The event will take place at the home of Corlis West, who lives at the north end of Homestead Road. West has hosted tractor shows in the past, but took a break. He said he’s now eager to gather farm machinery enthusiasts together again.
“It started with some neighbors up by my house. We decided to get some tractors together,” West said, flipping through pictures of the 1998 show, dubbed “Heavy Metal in the Country,” on his Smartphone. “I recently retired and thought it would be fun to get that going again, now that I have more time to organize it.”
The event will include a tractor parade, but for the most part, it’s an opportunity for all gathered to appreciate machinery that has played an important part in the life and work of rural communities.
“They’re not making a lot of these tractors anymore. They’re simple and uncomplicated, just basic machinery from the 40s and 50s,” he said. West is a Twin Cities-area transplant who was drawn by the call of country living. He says he doesn’t farm, but he cuts hay and keeps four sheep as pets.
“Part of living in the country is having a tractor. I got one to plow the driveway,” he said, then not long after, he was approached about buying another, also an International Harvester, which he did. Now he has three.

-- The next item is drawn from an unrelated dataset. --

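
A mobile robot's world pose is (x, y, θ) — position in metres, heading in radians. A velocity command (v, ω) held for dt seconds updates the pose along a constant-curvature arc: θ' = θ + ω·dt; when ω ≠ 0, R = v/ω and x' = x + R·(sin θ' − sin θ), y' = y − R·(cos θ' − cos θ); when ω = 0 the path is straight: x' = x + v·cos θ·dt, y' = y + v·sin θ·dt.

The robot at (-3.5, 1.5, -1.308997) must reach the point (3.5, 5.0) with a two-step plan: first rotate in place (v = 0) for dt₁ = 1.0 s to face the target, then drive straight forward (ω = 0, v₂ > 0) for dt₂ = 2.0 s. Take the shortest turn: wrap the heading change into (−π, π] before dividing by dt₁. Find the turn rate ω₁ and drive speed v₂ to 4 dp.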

“Any more than two and you’ve got a collection,” he said, and they’re not just pieces of machinery, they’re characters in the story of the owner’s life.
“If you really love your tractors, you name them,” West said. That first tractor, a 1956 International 200, became “Clifford,” a handle his little boys gave it because it was big and red, like the canine from the PBS children’s program. Soon to follow were Cecil and Lola.
Although loyalties run deep among collectors, West said the banter between owners is all in good fun, so he’s looking forward to the show and encourages others to participate, too, especially those who own functioning, unrestored machines. He also would like to work with others on organizing the event.